On Wed, Feb 16, 2011 at 11:37 AM, Amos Jeffries <squid3_at_treenet.co.nz> wrote:
> On 16/02/11 22:55, Kinkie wrote:
>>
>> On Wed, Feb 16, 2011 at 10:46 AM, Amos Jeffries<squid3_at_treenet.co.nz>
>> wrote:
>>>
>>> On 16/02/11 04:17, Kinkie wrote:
>>>>
>>>> Hi all,
>>>> RefCount is a pure c++ artifact, and at least on my Ubuntu system it
>>>> breaks the build. On the hudson nodes this doesn't seem to happen,
>>>> probably due to indirect include from<iostream>.
>>>
>>> From stdio.h is that route most likely then. Or any number of other
>>> system
>>> includes which define it.
>>>
>>>> How to deal with it? Should we use the c++ "0" construct or try to
>>>> define the NULL symbol somehow?
>>>>
>>>
>>> Alex brought removal up a while ago. My arguments about portability have
>>> since been proven obsolete (yay).
>>>
>>> So we are left with the opinions (me, Robert, Henrik IIRC) that use of
>>> NULL
>>> makes it absolutely clear that the thing being tested is a pointer and
>>> not
>>> an integer, no C++ magic conversion mistakes.
>>>
>>> If need be we can add this to compat/compat_shared.h:
>>> #if !defined(NULL)
>>> #define NULL ((void*)0)
>>> #endif
>>
>> Stroustrup's take on the issue
>> (http://www2.research.att.com/~bs/bs_faq2.html#null).

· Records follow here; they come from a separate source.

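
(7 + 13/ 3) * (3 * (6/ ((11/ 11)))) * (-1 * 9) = -1836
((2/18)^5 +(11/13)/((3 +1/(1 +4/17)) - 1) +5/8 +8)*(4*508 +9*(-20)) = 1497424837645/90581166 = 16531.30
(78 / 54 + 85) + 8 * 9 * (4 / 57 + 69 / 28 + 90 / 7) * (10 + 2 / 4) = 2004547 / 171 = 11722.50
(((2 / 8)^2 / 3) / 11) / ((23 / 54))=9 / 2024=0.00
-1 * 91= -91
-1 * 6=-6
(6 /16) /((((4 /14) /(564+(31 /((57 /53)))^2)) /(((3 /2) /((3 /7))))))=6407.62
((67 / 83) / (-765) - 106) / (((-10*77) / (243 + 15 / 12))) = 597794059 / 17778600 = 33.62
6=6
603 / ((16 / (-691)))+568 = -407585 / 16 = -25474.06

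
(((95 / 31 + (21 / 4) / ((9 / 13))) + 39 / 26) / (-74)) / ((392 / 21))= -4519 / 513856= -0.01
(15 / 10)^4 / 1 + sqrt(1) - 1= 81 / 16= 5.06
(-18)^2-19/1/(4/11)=1087/4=271.75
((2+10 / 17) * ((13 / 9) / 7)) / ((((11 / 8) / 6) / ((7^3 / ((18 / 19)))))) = 387296 / 459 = 843.78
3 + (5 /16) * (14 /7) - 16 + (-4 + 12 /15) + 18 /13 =-7379 /520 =-14.19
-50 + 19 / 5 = -231 / 5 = -46.20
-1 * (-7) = 7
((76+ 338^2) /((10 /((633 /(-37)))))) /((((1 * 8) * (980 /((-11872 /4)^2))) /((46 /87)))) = -623367617056 /5365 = -116191540.92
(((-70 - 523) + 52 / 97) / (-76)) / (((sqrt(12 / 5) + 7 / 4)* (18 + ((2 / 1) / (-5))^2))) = 50285375 / 44346266 - 5746900* sqrt(15) / 22173133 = 0.13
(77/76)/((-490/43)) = -473/5320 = -0.09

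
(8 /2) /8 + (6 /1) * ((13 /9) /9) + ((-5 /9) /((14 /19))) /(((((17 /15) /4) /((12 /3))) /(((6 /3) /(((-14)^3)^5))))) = 45702989573093526707 /31240018189203167232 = 1.46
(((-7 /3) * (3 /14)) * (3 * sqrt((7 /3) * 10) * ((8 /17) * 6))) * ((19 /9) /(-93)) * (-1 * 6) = -304 * sqrt(210) /1581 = -2.79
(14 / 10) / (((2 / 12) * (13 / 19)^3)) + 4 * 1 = 30.22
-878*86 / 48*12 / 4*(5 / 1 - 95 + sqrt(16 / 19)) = 420401.82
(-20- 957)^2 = 954529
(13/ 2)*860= 5590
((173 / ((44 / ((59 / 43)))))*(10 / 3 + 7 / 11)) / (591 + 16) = 0.04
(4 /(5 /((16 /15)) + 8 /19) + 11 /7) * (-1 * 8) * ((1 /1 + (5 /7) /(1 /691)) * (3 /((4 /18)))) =-9569868120 /76097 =-125758.81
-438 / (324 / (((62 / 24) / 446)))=-2263 / 289008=-0.01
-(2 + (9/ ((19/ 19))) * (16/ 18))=-10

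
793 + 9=802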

>> It seems reasonable to me.
>>
>
> Well if you want to erase NULL we can probably cope.
> It's an aesthetic thing more than a problem fix now.
For RefCount the problem is probably that it doesn't include anything
(except for <iostream> which may or may not define NULL indirectly).
Simply including "config.h" seems to do the trick; if it builds I'll commit it.